Bart nearly shits a chicken-fried steak. “You are?”
“Of course he is,” Amity says. She looks at me. “You don’t mind me saying so, do you, Harry?”
“Not at all,” I answer nonchalantly. I want her to like me, to think I’m as comfortable as she is. But the truth is, while I’m a pretty candid guy myself, I’m stunned a little by her perpetually openhanded game. She’s just so unabashed. So casual with her candor. I half expect her to get on the PA. system and announce, “Ladies and Gentlemen, at this time, for your own comfort and safety, Harry Ford is gay.”
Bart is shocked because I hadn’t divulged my orientation to anyone in my training class. It’ sfunny what you learn about yourself when you change your surroundings. I always prided myself that I came out to my family at the age of seventeen and that I lived an open life in a family whose heraldic crest probably looked like one of those red-and-white CLOSED signs in the window of a dry cleaner. But my flight attendant classmates just seemed so much narrower than my college chums, and I knew my friendships with them were finite, so I kept my sexuality to myself.
I also hadn’t told anyone I was gay during flight attendant training class because I figured the airline could fire me if they wanted.
There aren’t any employment laws to protect me, and after all, it was obvious they were trying to hire “straight.” Out of the twelve guys in my class, I was the only gay one. Straight male flight attendant? I thought that was an oxymoron. Maybe at other airlines, but not at this one. For the first time since the age of seventeen, I strategically crawled into the closet. Fortunately, I only lasted two months inside before I came jumping out, figuring, “Fuck it. Let them fire me if they want.”
“How does a guy know when his roommate is gay?” Amity asks, launching into the joke.

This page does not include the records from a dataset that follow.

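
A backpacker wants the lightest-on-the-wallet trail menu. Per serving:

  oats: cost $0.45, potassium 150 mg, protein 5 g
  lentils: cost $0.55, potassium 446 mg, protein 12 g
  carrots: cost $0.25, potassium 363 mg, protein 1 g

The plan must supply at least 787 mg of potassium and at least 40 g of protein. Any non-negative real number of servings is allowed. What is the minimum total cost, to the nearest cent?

An LP optimum is at a vertex; with two nutrient constraints at most two foods are used. Check each candidate.
oats only: max(787/150, 40/5) = 8 servings → $3.60.
lentils only: max(787/446, 40/12) = 3.333 servings → $1.83.
carrots only: max(787/363, 40/1) = 40 servings → $10.00.
oats + lentils: intersection lies outside the first quadrant.
oats + carrots with both targets exact would need a negative amount; discard.
lentils + carrots with both targets exact would need a negative amount; discard.
Cheapest feasible corner: $1.83.

$1.83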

Pause, punch line. “When his dick tastes like shit!” I laugh, and Bart does too, but neither of us louder than Amity. “OK, y’all, time to feed and water the cattle,” she commands.
Amity works the first-class section, and the first few rows of coach, and Bart and I drive the cart in the back of the bus. Bart’s not really cut out for this work. He’s more accustomed to holding a football than a coffeepot, and he’s only truly comfortable when he has a can of beer in his hand, which is just long enough to hand it over to a passenger. But he’s so gorgeous that few people care that his thumb is in their drink or that he’s forgotten the cream for their coffee. Between my socially adept upbringing, and my subsequent poverty during the college years, I’m pretty well suited to the tasks at hand, and Bart often defers to me for help in the delicate operation of spearing a wedge of lime with a swizzle stick without touching it with your fingers or separating two napkins stuck together. When someone asks me for decaf, and I realize we’re out of the little instant packets, I traipse to the front galley to procure some from Amity. “You spear your limes ahead of time?” I ask, noticing her cupful of sticks stuck through lime wedges.